Priest Viatcheslav Davidenko

Sunday of the Holy Fathers of the first Ecumenical Council

“…That they be one, even as We are…”

Dear brothers and sisters!

How much meaning is in these words of the Lord! Praying for His disciples, for His Church, God the Son asks God the Father that we, Orthodox Christians, members of the Body of Christ, be one even as the Holy Trinity is one. Let us note that the Lord does not say ones, but specifically one, that is one whole and not many that are whole.

Oneness is a quality of the Most Holy Trinity, our God. Oneness with God and with the Church is a quality of every Saint. Oneness is a quality that is seen less and less frequently in us and our contemporaries.

The enemy of the race of men, the enemy of the Church of Christ, has fought against the unity of the faithful since the beginning of time. Yet in all the history of mankind he did not reach such progress as in our days. Never before, as it is now, have nations, and even families been stripped of their unity.

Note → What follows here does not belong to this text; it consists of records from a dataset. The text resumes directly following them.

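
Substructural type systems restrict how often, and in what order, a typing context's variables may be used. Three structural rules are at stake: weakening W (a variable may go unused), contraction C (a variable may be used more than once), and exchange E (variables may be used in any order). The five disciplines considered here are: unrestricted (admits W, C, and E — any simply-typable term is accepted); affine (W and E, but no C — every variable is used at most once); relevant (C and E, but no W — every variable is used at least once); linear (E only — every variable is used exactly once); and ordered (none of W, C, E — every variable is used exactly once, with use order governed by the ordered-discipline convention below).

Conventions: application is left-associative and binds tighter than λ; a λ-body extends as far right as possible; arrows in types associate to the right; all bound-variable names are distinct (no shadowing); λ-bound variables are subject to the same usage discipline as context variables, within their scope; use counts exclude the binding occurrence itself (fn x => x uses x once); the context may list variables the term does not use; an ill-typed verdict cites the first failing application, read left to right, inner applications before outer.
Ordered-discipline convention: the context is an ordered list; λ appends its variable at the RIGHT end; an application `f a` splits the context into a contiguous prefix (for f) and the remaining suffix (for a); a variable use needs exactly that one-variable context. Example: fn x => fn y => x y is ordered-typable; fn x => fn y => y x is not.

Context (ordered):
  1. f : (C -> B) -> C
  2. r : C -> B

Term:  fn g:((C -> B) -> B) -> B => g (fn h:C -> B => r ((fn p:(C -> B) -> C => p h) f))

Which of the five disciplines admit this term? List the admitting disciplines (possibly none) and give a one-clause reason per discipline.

accepted by: linear, affine, relevant, unrestricted
usage: f=1; r=1; g (λ-bound)=1; h (λ-bound)=1; p (λ-bound)=1
order of uses: g, r, p, h, f
typing: ✓ — (((C -> B) -> B) -> B) -> B
ordered: ✗, no contiguous prefix/suffix split fits g, r, p, h, f
linear: ✓, single use per variable (f, r, g, h, p)
affine: ✓, at most one use each (f, r, g, h, p)
relevant: ✓, f, r, g, h, p: all used, weakening unneeded
unrestricted: ✓, type-checks ((((C -> B) -> B) -> B) -> B) and nothing is barred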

Armed with pluralism, individualism, and pretended freedom of self-expression, we have severed our spiritual oneness with the Holy Church, and thus, with God. While masses of people unite for the achievement of political or economical goals, the spiritual oneness and unity is subjected to criticism and mockery everywhere.

From the billboards to the TV screens, from all sides we are called to indulge our uniqueness one more time, to proceed according to our own understanding one more time, to attain our own personal goal with no regard for the established customs of the surrounding society one more time. Simultaneously, any inclination to follow the advice of the old days, in the best of cases, is seen as old-fashioned, and in the worst, as the weakness of character or even retardation.

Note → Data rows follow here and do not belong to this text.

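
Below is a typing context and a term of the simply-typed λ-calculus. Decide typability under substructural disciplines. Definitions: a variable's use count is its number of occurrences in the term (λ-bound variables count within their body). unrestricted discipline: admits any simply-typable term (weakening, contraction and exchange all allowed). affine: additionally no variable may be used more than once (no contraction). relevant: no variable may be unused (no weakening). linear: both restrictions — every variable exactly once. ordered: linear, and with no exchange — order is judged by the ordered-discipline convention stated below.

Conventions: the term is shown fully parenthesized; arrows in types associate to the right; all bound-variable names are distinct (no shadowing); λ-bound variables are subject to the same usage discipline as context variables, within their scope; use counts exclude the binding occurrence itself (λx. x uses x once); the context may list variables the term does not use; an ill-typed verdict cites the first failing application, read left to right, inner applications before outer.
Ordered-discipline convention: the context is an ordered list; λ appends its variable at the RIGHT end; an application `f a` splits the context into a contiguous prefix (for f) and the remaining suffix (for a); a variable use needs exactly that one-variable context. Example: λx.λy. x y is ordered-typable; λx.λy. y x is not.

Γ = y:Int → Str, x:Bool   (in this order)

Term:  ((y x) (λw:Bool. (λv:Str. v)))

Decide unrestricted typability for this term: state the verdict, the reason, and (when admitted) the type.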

All of this makes a person appear more and more like a mad animal which by its own intent separates from the flock, and being alone, perishes in the paws of a predator.

Yes, man is not a herd animal; man is created in the image and likeness of God. The oneness and unity of the Church is not at all a mindless crowd. As such, it would not hold up even at the first attack of the enemy. The personal free will of its members is not crushed in the oneness and unity of the Church. The oneness and unity of the Church are the life in Christ, the union with God.

Therefore, brothers and sisters, how shall we attempt to live in Christ, if we have torn within ourselves the spiritual unity with His Church: with each other?

May the words of the Lord be fulfilled in all of us! May we all be one, for our God – the Most Holy Trinity – is One. Amen!

Priest Viatcheslav Davidenko

Today the grace of the Holy Spirit has brought us together…

These words of the stichiron from the service of the feast of the Entry of the Lord into Jerusalem are very important to us. At a quick glance, they contain simply a narrative meaning, but after a prayerful consideration, one can see in them a profound spiritual meaning.

In honor of the feast, we bless pussy willows and palms and, at the end of the service, take them with us for the blessing and sanctification of our homes. But can we apply the words of the stichiron to ourselves based solely on that?

When the Lord entered Jerusalem, He was met by a multitude of people. Many cried: “Blessed is He Who cometh in the name of the Lord! Hosanna in the highest!” But, alas, after a few days the same people shouted: “Take Him, crucify Him!” That makes it obvious that it was not the grace of the Holy Spirit that gathered many that day. More likely, they were gathered by their personal interests, political or economical, interests, which were not satisfied with the coming of the Lord.

Wherefore, we too must ask ourselves: “what is motivating us, bringing us to church?” Is it our love of honor, or desire to be known as – not at all to be – pious? Or is it a hope of satisfaction of selfish desires, when the Church is only a firing range for the achieving of selfish goals, be they financial, political, or psychological?

God grant that for every one of us the reason will be the same: the salvation of the soul. For if we came to the Church for salvation, then truly “…the grace of the Holy Spirit has brought us together!”